Magnetic resonance imaging-based radiomics signature for preoperative prediction of Ki67 expression in bladder cancer.
Zongtai Zheng, Zhuoran Gu, Feijia Xu, Niraj Maskey, Yanyan He, Yang Yan, Tianyuan Xu, Shenghua Liu, Xudong Yao
Author Information
Zongtai Zheng: Department of Urology, Shanghai Tenth People's Hospital, School of Medicine, Tongji University, Yan Chang Zhong Road 301, Shanghai, 200072, China.
Zhuoran Gu: Department of Urology, Shanghai Tenth People's Hospital, School of Medicine, Tongji University, Yan Chang Zhong Road 301, Shanghai, 200072, China.
Feijia Xu: Department of Radiology, Shanghai Tenth People's Hospital, School of Medicine, Tongji University, Shanghai, China.
Niraj Maskey: Department of Urology, Shanghai Tenth People's Hospital, School of Medicine, Tongji University, Yan Chang Zhong Road 301, Shanghai, 200072, China.
Yanyan He: Department of Pathology, Shanghai Tenth People's Hospital, School of Medicine, Tongji University, Shanghai, China.
Yang Yan: Department of Urology, Shanghai Tenth People's Hospital, School of Medicine, Tongji University, Yan Chang Zhong Road 301, Shanghai, 200072, China.
Tianyuan Xu: Department of Urology, Shanghai Tenth People's Hospital, School of Medicine, Tongji University, Yan Chang Zhong Road 301, Shanghai, 200072, China.
Shenghua Liu: Department of Urology, Shanghai Tenth People's Hospital, School of Medicine, Tongji University, Yan Chang Zhong Road 301, Shanghai, 200072, China. drfelixliu@163.com.
Xudong Yao: Department of Urology, Shanghai Tenth People's Hospital, School of Medicine, Tongji University, Yan Chang Zhong Road 301, Shanghai, 200072, China. yaoxudong1967@163.com.

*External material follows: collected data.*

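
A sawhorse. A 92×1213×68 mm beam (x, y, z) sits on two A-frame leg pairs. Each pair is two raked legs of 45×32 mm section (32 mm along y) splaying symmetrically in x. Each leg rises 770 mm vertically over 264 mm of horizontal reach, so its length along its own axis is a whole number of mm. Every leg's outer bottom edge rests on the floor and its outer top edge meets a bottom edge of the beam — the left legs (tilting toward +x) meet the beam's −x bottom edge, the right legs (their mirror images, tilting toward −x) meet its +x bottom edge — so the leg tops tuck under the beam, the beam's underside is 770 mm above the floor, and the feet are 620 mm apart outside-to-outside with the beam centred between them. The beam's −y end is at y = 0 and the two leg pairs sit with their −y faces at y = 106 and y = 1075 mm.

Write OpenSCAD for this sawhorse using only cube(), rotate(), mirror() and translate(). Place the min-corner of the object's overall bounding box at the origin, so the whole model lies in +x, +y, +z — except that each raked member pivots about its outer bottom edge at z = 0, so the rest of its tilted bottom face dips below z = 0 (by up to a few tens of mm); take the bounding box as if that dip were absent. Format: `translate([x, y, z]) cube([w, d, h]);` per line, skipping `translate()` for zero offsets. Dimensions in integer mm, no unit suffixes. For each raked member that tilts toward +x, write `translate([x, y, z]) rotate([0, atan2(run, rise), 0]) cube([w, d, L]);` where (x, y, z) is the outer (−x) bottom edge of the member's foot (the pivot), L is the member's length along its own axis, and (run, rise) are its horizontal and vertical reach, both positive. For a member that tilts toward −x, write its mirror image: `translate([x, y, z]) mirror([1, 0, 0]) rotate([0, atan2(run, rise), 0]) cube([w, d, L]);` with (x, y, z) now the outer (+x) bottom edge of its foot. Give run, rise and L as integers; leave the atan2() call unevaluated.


translate([264, 0, 770]) cube([92, 1213, 68]);
translate([0, 106, 0]) rotate([0, atan2(264, 770), 0]) cube([45, 32, 814]);
translate([620, 106, 0]) mirror([1, 0, 0]) rotate([0, atan2(264, 770), 0]) cube([45, 32, 814]);
translate([0, 1075, 0]) rotate([0, atan2(264, 770), 0]) cube([45, 32, 814]);
translate([620, 1075, 0]) mirror([1, 0, 0]) rotate([0, atan2(264, 770), 0]) cube([45, 32, 814]);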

PURPOSE: The Ki67 expression is associated with the advanced clinicopathological features and poor prognosis in bladder cancer (BCa). We aimed to develop and validate magnetic resonance imaging (MRI)-based radiomics signatures to preoperatively predict the Ki67 expression status in BCa. METHODS AND MATERIALS: We retrospectively collected 179 BCa patients with Ki67 expression and preoperative MRI. Radiomics features were extracted from T2-weighted (T2WI) and dynamic contrast-enhancement (DCE) images. The synthetic minority over-sampling technique (SMOTE) was used to balance the minority group (low Ki67 expression group) in the training set. Minimum redundancy maximum relevance was used to identify the best features associated with Ki67 expression. Support vector machine and Least Absolute Shrinkage and Selection Operator algorithms (LASSO) were used to construct radiomics signatures in training and SMOTE-training sets, and diagnostic performance was assessed by the area under the curve (AUC) and accuracy. The decision curve analyses (DCA) and calibration curve and were used to investigate the clinical usefulness and calibration of radiomics signatures, respectively. The Kaplan-Meier test was performed to investigate the prognostic value of radiomics-predicted Ki67 expression status. RESULTS: 1218 radiomics features were extracted from T2WI and DCE images, respectively. The SMOTE-LASSO model based on nine features achieved the best predictive performance in the SMOTE-training (AUC, 0.859; accuracy, 80.3%) and validation sets (AUC, 0.819; accuracy, 81.5%) with a good calibration performance and clinical usefulness. Immunohistochemistry-based high Ki67 expression and radiomics-predicted high Ki67 expression based on the SMOTE-LASSO model were significantly associated with poor disease-free survival in training and validation sets (all P < 0.05). CONCLUSIONS: The SMOTE-LASSO model could predict the Ki67 expression status and was associated with survival outcomes of the BCa patients, thereby may aid in clinical decision-making.